Assuming you do encounter one of the above situations, please retry accessing your Service via IP from the node:
curl 10.0.1.175:80
hostnames-632524106-bbpiw
If this still fails, look in kube-proxy
the logs for specific lines such as:
Setting endpoints for default/hostnames:default to [10.244.0.5:9376 10.244.0.6:9376 10.244.0.7:9376]

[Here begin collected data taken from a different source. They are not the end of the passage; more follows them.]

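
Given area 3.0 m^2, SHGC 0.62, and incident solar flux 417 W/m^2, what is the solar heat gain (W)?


Solar heat gain: Q = Area * SHGC * Irradiance
  Q = 3.0 * 0.62 * 417 = 775.6 W

775.6 W


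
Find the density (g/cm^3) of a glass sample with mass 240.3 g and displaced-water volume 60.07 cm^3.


Use the definition of density:
  rho = mass / volume
  rho = 240.3 / 60.07 = 4.0 g/cm^3

4.0 g/cm^3


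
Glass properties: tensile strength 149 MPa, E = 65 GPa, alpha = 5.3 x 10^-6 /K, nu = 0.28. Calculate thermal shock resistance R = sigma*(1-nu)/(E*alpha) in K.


Thermal shock resistance: R = sigma * (1 - nu) / (E * alpha)
  Numerator = 149 * (1 - 0.28) = 107.28
  Denominator = 65 * 1000 * (5.3 x 10^-6) = 0.3445
  R = 107.28 / 0.3445 = 311.4 K

311.4 K


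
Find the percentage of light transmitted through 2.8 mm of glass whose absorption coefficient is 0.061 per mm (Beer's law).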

If you don't see these, try -v
setting the flag to 4 and rebooting kube-proxy
before looking at the logs.
Edge case: Pod cannot connect to itself via Service IP
This might sound unlikely, but it can happen, and it should work.

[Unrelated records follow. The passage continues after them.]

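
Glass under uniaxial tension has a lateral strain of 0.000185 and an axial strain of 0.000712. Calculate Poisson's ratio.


Poisson's ratio: nu = lateral strain / axial strain
  nu = 0.000185 / 0.000712 = 0.2598

0.2598


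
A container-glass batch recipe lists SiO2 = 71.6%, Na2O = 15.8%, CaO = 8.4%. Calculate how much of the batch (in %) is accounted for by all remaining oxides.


Sum the three major oxides:
  SiO2 + Na2O + CaO = 71.6 + 15.8 + 8.4 = 95.8%
Subtract from 100%:
  Others = 100 - 95.8 = 4.2%

4.2%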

This can happen if the network is not properly configured for "Hairpin" traffic, typically when running kube-proxy
in mode with a Pod connected to a bridged network. iptables
kubelet provides the hairpin-mode flag. If endpoints of a Service try to access their own Service VIP, the endpoints can load balance traffic back to themselves. hairpin-mode
flags must be set to hairpin-veth
or promiscuous-bridge
.
Common steps in diagnosing this type of problem are as follows:
-
Confirmation
hairpin-mode
is set tohairpin-veth
orpromiscuous-bridge
. You should see something like this below. In this examplehairpin-mode
it is set topromiscuous-bridge
.ps auxw | grep kubelet
root 3392 1.1 0.8 186804 65208 ? Sl 00:51 11:11 /usr/local/bin/kubelet --enable-debugging-handlers=true --config=/etc/kubernetes/manifests --allow-privileged=True --v=4 --cluster-dns=10.0.0.10 --cluster-domain=cluster.local --configure-cbr0=true --cgroup-root=/ --system-cgroups=/system --hairpin-mode=promiscuous-bridge --runtime-cgroups=/docker-daemon --kubelet-cgroups=/kubelet --babysit-daemons=true --max-pods=110 --serialize-image-pulls=false --outofdisk-transition-frequency=0
-
Confirm valid
hairpin-mode
. To do this, you have to look at the kubelet logs. Access logs depend on the node's operating system. On some operating systems it is a file such as /var/log/kubelet.log, while others use anjournalctl
access log. Note that validhairpin-mode
may not match--hairpin-mode
flags due to compatibility. Check kubelet.log forhairpin
log lines with keywords. There should be log lines indicating validhairpin-mode
, like the one below.I0629 00:51:43.648698 3252 kubelet.go:380] Hairpin mode set to "promiscuous-bridge"
-
If hairpin mode is enabled
hairpin-veth
, ensure that you have permissionKubelet
to operate on the node ./sys
If everything is fine, you should see the following output:for intf in /sys/devices/virtual/net/cbr0/brif/*; do cat $intf/hairpin_mode; done
1 1 1 1
-
If the effective card issuance mode is
promiscuous-bridge
, ensure thatKubelet
you have the authority to operate the Linux bridge on the node. Ifcbr0
the bridge is being used and properly set up, you will see the following output:ifconfig cbr0 |grep PROMISC
UP BROADCAST RUNNING PROMISC MULTICAST MTU:1460 Metric:1
- If none of the steps above resolve the issue, please seek assistance.